Kristy Ainslie Profile picture
Prof & Chair @DPMP_UNC vaccine & drug delivery infectious & autoimmune diseases & cancer. 🏳️‍🌈 Ally. Mom 2 boys. She/her. @kristy-ainslie-lab.bsky.social

Apr 5, 2021, 13 tweets

I stepped down from NIH study section NANO this week. Between NANO & the 32 other study sections I have served ad hoc, I learned many things about how to construct a good grant.

Thus, I give you a song themed thread of potentially helpful grant tips!

Simply the Best: Give quantitative proof your idea is > similar current clinical & preclinical approaches. Discuss similar 1s & why yours is >. Use clinical controls in prelim data, a table quantitatively summarizing the results of yours and others and/or highlight drawbacks.

Justify My Love: w/ valid & relevant controls in prelim data, justify all your bells & whistles. Justify why your platform is needed. Its not enough to have literature references, you also need preliminary data to support it - with indicated statistical significance.

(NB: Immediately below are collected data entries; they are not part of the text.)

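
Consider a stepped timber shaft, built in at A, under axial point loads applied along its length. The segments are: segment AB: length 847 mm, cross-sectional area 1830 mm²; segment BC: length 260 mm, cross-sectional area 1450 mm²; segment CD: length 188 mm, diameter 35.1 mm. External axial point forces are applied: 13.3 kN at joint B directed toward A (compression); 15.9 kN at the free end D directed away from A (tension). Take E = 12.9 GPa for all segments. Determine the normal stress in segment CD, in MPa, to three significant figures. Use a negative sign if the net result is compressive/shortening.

16.4 MPa

Internal axial forces (sectioning from the free end, tension +): N_CD = 15.9 kN, N_BC = 15.9 kN, N_AB = 2.6 kN.
A_CD = 967.6 mm².
σ_CD = N_CD/A_CD = 15900/967.6 = 16.43 MPa.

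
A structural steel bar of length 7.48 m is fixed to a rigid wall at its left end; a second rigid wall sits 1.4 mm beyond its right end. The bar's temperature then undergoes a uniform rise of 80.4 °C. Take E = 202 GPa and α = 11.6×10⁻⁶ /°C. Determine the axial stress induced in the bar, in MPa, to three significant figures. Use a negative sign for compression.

-151 MPa

Free thermal expansion αLΔT = 11.6e-6 · 7480 · 80.4 = 6.976 mm.
The walls engage after the gap closes; constrained expansion = 6.976 − 1.4 = 5.576 mm.
The walls impose strain ε = −(5.576)/7480 = -7.4547e-04; σ = Eε = 202000 · -7.4547e-04 = -150.6 MPa.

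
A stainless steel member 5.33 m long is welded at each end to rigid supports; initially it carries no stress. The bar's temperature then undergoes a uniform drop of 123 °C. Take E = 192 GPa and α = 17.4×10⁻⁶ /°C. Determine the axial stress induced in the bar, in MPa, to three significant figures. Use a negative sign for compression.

411 MPa

Free thermal expansion αLΔT = 17.4e-6 · 5330 · -123 = -11.41 mm.
The walls impose strain ε = −(-11.41)/5330 = 2.1402e-03; σ = Eε = 192000 · 2.1402e-03 = 410.9 MPa.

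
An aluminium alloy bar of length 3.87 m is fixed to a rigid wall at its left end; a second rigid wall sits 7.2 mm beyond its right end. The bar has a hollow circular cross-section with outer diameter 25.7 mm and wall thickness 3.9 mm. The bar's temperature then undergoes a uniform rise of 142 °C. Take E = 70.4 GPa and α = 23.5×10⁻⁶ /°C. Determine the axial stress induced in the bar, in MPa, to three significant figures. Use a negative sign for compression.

Free thermal expansion αLΔT = 23.5e-6 · 3870 · 142 = 12.91 mm.
The walls engage after the gap closes; constrained expansion = 12.91 − 7.2 = 5.714 mm.
The walls impose strain ε = −(5.714)/3870 = -1.4765e-03; σ = Eε = 70400 · -1.4765e-03 = -103.9 MPa.

-104 MPa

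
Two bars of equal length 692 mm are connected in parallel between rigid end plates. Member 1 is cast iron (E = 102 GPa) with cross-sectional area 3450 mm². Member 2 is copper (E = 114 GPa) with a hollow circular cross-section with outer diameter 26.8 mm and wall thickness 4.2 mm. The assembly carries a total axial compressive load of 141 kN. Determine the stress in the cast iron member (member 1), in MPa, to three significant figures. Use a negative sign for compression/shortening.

A_2 = 298.2 mm².
Equal strain + equilibrium ⇒ each member carries load in proportion to AE: A₁E₁ = 351900000 N, A₂E₂ = 33990000 N, ΣAE = 385900000 N.
σ₁ = P·E₁/ΣAE = -141000·102000/385900000 = -37.27 MPa.

-37.3 MPa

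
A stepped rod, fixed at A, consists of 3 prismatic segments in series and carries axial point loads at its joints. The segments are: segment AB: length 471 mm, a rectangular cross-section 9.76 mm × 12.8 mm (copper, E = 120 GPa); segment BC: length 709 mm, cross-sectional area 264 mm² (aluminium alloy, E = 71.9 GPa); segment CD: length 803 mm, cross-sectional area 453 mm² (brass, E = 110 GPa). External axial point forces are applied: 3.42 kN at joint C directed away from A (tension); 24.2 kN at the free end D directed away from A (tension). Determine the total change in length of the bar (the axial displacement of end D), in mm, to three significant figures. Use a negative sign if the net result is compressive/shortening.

2.29 mm

Internal axial forces (sectioning from the free end, tension +): N_CD = 24.2 kN, N_BC = 27.62 kN, N_AB = 27.62 kN.
A_AB = 124.9 mm².
δ_AB = 27620·471/(124.9·120000) = 0.8678 mm
δ_BC = 27620·709/(264·71900) = 1.032 mm
δ_CD = 24200·803/(453·110000) = 0.39 mm
δ = Σδ_i = 2.289 mm.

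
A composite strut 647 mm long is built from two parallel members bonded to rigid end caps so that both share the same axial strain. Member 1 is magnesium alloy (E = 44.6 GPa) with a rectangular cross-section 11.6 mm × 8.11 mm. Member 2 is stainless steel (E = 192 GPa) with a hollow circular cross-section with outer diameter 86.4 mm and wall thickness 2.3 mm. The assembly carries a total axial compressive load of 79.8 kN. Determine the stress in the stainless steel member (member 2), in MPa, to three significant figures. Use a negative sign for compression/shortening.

-127 MPa

A_1 = 94.08 mm².
A_2 = 607.7 mm².
Equal strain + equilibrium ⇒ each member carries load in proportion to AE: A₁E₁ = 4196000 N, A₂E₂ = 116700000 N, ΣAE = 120900000 N.
σ₂ = P·E₂/ΣAE = -79800·192000/120900000 = -126.8 MPa.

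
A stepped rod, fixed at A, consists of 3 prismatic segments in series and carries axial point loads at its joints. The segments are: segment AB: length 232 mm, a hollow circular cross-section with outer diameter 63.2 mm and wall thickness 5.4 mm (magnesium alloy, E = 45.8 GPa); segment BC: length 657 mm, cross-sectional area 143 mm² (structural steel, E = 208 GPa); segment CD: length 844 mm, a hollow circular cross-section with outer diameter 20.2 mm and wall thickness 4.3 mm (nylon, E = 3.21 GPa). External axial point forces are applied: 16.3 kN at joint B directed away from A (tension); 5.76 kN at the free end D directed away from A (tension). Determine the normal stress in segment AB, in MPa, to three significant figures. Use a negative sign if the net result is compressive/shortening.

22.5 MPa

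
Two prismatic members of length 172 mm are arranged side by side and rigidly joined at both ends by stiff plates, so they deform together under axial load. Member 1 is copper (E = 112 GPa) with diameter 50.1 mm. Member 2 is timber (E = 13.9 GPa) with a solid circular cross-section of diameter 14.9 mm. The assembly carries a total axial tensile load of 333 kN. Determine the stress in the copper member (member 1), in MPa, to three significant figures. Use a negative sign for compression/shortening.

A_1 = 1971 mm².
A_2 = 174.4 mm².
Equal strain + equilibrium ⇒ each member carries load in proportion to AE: A₁E₁ = 220800000 N, A₂E₂ = 2424000 N, ΣAE = 223200000 N.
σ₁ = P·E₁/ΣAE = 333000·112000/223200000 = 167.1 MPa.

167 MPa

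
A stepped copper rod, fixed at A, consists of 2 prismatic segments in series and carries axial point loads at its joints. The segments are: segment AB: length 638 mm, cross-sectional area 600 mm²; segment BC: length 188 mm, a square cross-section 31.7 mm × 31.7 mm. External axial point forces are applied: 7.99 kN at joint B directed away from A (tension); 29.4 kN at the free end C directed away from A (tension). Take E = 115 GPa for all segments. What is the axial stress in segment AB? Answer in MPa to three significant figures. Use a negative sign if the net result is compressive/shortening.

62.3 MPa

Internal axial forces (sectioning from the free end, tension +): N_BC = 29.4 kN, N_AB = 37.39 kN.
σ_AB = N_AB/A_AB = 37390/600 = 62.32 MPa.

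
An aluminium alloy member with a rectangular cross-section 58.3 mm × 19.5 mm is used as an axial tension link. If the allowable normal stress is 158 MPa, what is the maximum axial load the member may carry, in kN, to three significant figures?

180 kN

A = 1137 mm².
P_max = σ_allow · A = 158 · 1137 = 179600 N = 179.6 kN.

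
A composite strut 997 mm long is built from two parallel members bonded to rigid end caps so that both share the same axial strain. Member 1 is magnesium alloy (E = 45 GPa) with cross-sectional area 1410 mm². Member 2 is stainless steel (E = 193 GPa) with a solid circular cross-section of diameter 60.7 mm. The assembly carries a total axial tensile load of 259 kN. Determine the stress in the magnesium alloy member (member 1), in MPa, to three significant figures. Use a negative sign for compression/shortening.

18.7 MPa

A_2 = 2894 mm².
Equal strain + equilibrium ⇒ each member carries load in proportion to AE: A₁E₁ = 63450000 N, A₂E₂ = 558500000 N, ΣAE = 622000000 N.
σ₁ = P·E₁/ΣAE = 259000·45000/622000000 = 18.74 MPa.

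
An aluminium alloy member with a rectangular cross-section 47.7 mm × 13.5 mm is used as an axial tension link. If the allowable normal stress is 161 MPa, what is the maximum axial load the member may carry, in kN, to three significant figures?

104 kN

A = 644 mm².
P_max = σ_allow · A = 161 · 644 = 103700 N = 103.7 kN.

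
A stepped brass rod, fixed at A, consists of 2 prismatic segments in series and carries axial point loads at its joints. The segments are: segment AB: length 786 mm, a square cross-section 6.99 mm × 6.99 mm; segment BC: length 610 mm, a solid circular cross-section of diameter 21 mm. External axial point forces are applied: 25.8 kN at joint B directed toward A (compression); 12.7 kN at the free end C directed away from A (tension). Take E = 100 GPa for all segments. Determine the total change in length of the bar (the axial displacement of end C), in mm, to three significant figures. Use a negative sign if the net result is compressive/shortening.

Internal axial forces (sectioning from the free end, tension +): N_BC = 12.7 kN, N_AB = -13.1 kN.
A_AB = 48.86 mm².
A_BC = 346.4 mm².
δ_AB = -13100·786/(48.86·100000) = -2.107 mm
δ_BC = 12700·610/(346.4·100000) = 0.2237 mm
δ = Σδ_i = -1.884 mm.

-1.88 mm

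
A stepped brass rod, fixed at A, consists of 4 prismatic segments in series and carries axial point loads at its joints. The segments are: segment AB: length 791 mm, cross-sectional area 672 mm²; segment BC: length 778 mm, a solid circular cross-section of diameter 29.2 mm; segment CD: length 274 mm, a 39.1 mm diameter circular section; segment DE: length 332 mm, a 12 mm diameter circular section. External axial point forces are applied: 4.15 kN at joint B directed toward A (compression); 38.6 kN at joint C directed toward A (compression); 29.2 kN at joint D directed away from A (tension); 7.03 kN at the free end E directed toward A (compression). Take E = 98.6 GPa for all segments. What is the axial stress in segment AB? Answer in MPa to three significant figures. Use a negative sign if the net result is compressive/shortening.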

I Walk the Line: If your grant is hovering above the payline - you need more prelim data to push it to funding. Distill down your grant to what you need to support your key variables. Make sure they are supported and that your steps to optimization are clearly outlined.

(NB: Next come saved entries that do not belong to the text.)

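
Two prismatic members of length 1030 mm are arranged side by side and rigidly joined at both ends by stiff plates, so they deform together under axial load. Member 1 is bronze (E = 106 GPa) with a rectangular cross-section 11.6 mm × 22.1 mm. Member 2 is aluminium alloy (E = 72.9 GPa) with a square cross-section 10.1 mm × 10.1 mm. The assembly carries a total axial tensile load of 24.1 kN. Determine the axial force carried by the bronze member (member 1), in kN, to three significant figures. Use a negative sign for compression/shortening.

18.9 kN

A_1 = 256.4 mm².
A_2 = 102 mm².
Equal strain + equilibrium ⇒ each member carries load in proportion to AE: A₁E₁ = 27170000 N, A₂E₂ = 7437000 N, ΣAE = 34610000 N.
F₁ = P·A₁E₁/ΣAE = 24100·27170000/34610000 = 18920 N.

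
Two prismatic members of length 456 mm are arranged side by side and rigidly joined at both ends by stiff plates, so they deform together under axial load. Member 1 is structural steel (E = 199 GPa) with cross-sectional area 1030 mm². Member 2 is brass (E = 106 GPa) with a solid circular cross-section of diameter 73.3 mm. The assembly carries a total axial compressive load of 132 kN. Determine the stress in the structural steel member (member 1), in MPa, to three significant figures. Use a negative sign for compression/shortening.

A_2 = 4220 mm².
Equal strain + equilibrium ⇒ each member carries load in proportion to AE: A₁E₁ = 205000000 N, A₂E₂ = 447300000 N, ΣAE = 652300000 N.
σ₁ = P·E₁/ΣAE = -132000·199000/652300000 = -40.27 MPa.

-40.3 MPa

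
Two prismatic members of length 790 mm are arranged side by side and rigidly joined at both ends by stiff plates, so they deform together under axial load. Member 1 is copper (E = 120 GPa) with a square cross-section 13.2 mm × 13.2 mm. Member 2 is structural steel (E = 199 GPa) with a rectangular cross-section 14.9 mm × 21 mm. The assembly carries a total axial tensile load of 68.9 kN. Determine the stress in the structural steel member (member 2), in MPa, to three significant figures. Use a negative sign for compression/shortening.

A_1 = 174.2 mm².
A_2 = 312.9 mm².
Equal strain + equilibrium ⇒ each member carries load in proportion to AE: A₁E₁ = 20910000 N, A₂E₂ = 62270000 N, ΣAE = 83180000 N.
σ₂ = P·E₂/ΣAE = 68900·199000/83180000 = 164.8 MPa.

165 MPa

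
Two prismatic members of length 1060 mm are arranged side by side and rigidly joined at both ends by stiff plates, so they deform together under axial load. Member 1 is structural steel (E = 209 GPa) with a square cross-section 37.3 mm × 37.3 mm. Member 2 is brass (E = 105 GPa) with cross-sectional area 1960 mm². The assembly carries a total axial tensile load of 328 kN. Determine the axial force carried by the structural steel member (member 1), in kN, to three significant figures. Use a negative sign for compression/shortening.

192 kN

A_1 = 1391 mm².
Equal strain + equilibrium ⇒ each member carries load in proportion to AE: A₁E₁ = 290800000 N, A₂E₂ = 205800000 N, ΣAE = 496600000 N.
F₁ = P·A₁E₁/ΣAE = 328000·290800000/496600000 = 192100 N.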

Monster Mash: We all resubmit again & again. Not all critiques are = & need to be carried over again and again w/ resubmission. Reviewers don’t see old critiques with a new submission. Edit out the responses to crap critiques when you recycle & just keep the good 1s.

Paperback Writer: You don’t need a thesaurus to write an R01. Keep language simple, succinct, & straight-forward. Yes you need to use sci jargon, but make it readable and not Hawthorne or word salad. Get someone who will critically review your grant even if in another field.

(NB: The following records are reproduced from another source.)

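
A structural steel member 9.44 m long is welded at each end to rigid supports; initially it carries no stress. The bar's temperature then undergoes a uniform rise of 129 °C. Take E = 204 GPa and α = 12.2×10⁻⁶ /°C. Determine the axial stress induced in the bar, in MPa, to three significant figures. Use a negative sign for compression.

Free thermal expansion αLΔT = 12.2e-6 · 9440 · 129 = 14.86 mm.
The walls impose strain ε = −(14.86)/9440 = -1.5738e-03; σ = Eε = 204000 · -1.5738e-03 = -321.1 MPa.

-321 MPa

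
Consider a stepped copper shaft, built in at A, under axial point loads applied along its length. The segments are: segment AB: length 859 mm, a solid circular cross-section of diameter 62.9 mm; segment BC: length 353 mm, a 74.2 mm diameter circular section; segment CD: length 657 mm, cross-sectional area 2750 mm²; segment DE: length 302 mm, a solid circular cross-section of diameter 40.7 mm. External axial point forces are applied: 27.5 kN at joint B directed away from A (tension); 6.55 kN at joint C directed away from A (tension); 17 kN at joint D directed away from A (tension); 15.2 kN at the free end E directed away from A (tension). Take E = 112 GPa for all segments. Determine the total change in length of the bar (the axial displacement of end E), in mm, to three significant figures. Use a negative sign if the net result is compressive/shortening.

Internal axial forces (sectioning from the free end, tension +): N_DE = 15.2 kN, N_CD = 32.2 kN, N_BC = 38.75 kN, N_AB = 66.25 kN.
A_AB = 3107 mm².
A_BC = 4324 mm².
A_DE = 1301 mm².
δ_AB = 66250·859/(3107·112000) = 0.1635 mm
δ_BC = 38750·353/(4324·112000) = 0.02824 mm
δ_CD = 32200·657/(2750·112000) = 0.06869 mm
δ_DE = 15200·302/(1301·112000) = 0.0315 mm
δ = Σδ_i = 0.292 mm.

0.292 mm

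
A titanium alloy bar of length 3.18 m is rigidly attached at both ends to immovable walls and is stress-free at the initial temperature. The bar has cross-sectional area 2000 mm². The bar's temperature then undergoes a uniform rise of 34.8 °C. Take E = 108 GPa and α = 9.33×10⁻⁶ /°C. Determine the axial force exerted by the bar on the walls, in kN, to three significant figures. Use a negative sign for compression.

-70.1 kN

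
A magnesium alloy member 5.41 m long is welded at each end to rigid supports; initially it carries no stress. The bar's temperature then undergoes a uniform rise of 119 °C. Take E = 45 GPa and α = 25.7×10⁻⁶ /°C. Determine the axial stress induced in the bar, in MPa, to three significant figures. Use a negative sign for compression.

-138 MPa

Free thermal expansion αLΔT = 25.7e-6 · 5410 · 119 = 16.55 mm.
The walls impose strain ε = −(16.55)/5410 = -3.0583e-03; σ = Eε = 45000 · -3.0583e-03 = -137.6 MPa.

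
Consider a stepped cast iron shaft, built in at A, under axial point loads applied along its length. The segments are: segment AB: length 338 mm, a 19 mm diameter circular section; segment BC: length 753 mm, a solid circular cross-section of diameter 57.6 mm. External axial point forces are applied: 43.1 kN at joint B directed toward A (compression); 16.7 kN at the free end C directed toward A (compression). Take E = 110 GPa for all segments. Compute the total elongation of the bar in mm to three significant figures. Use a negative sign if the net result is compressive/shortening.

-0.692 mm

Internal axial forces (sectioning from the free end, tension +): N_BC = -16.7 kN, N_AB = -59.8 kN.
A_AB = 283.5 mm².
A_BC = 2606 mm².
δ_AB = -59800·338/(283.5·110000) = -0.6481 mm
δ_BC = -16700·753/(2606·110000) = -0.04387 mm
δ = Σδ_i = -0.692 mm.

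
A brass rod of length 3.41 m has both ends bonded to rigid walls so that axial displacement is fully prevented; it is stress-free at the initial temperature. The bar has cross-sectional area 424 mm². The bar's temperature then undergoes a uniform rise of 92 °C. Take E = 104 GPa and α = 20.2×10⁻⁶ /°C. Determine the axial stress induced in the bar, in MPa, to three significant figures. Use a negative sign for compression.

-193 MPa

Free thermal expansion αLΔT = 20.2e-6 · 3410 · 92 = 6.337 mm.
The walls impose strain ε = −(6.337)/3410 = -1.8584e-03; σ = Eε = 104000 · -1.8584e-03 = -193.3 MPa.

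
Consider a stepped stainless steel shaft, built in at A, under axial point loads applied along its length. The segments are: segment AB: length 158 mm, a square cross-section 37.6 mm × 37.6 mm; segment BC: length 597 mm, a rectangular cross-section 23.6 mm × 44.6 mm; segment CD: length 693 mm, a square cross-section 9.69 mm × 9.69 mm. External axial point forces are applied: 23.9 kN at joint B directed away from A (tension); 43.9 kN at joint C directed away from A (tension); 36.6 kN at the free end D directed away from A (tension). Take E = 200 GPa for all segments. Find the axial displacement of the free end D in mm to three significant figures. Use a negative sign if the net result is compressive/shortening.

Internal axial forces (sectioning from the free end, tension +): N_CD = 36.6 kN, N_BC = 80.5 kN, N_AB = 104.4 kN.
A_AB = 1414 mm².
A_BC = 1053 mm².
A_CD = 93.9 mm².
δ_AB = 104400·158/(1414·200000) = 0.05834 mm
δ_BC = 80500·597/(1053·200000) = 0.2283 mm
δ_CD = 36600·693/(93.9·200000) = 1.351 mm
δ = Σδ_i = 1.637 mm.

1.64 mm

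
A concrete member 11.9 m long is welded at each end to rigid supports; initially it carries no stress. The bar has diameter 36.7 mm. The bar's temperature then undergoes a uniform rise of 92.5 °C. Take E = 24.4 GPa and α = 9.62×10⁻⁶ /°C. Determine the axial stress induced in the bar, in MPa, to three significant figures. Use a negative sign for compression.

Free thermal expansion αLΔT = 9.62e-6 · 11900 · 92.5 = 10.59 mm.
The walls impose strain ε = −(10.59)/11900 = -8.8985e-04; σ = Eε = 24400 · -8.8985e-04 = -21.71 MPa.

-21.7 MPa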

ABC: We all use acronyms - limit them & define w/ 1st use. Use common 1s. Too many acronyms = poor readability. If u don’t use the acronym much, don’t define it. Ctrl-F to determine frequency. If you define it early & use it late, be cautious. If room put table in aims page.

Why Do You Build Me Up Buttercup: Have a variable & support it. Don’t just characterize a platform…optimize it! Have a variable(s) that will do that & HAVE PRELIMINARY DATA WHICH SHOWS THAT VARIABLE CHANGES OUTCOMES. This is often the issue with the grants of new investigators.

What's So Funny 'Bout Peace, Love & Understanding: Reviewers don't know your field, but a related 1. Some intro is needed. If your grant uses AuNPs 4 vaccines, you may have a vaccine expert w/o AuNP knowledge & vice versa. Cover all your bases of understanding & characterization.

Turn the Page: Space is limited & we ref our papers to not put figs in. Reviewers have a grant pile to review & can't dig up the refs. Include most relevant pub’d data in grant over paper ref. Distill down compound figs to most relevant parts, don’t just copy paper figs.

Complicated: A simpler approach is needed. Straight-forward with 2ish variables evaluated in the grant is easier to review than the whole kitchen sink. Fishing expeditions don’t score well. Use prelim data to support your variables & rationally & clearly evaluate (optimize) them.

I Can't Get No Satisfaction: NIH review is SO not perfect & bad critiques suck. It’s satisfying to tell them off in the intro, but don't. Address nicely the critique high points (even if crazy). I use blue text to indicate major text changes, including fig captions of new figs.

All the Small Things: List groups in animal exps. Justify animal numbers & sex in res strat. Discuss stats & include stats in prelim data. If 1 aim depends on another have prelmin data to shows key aspects of the dependent aim can be done. You lose your new PI bump if you co-PI.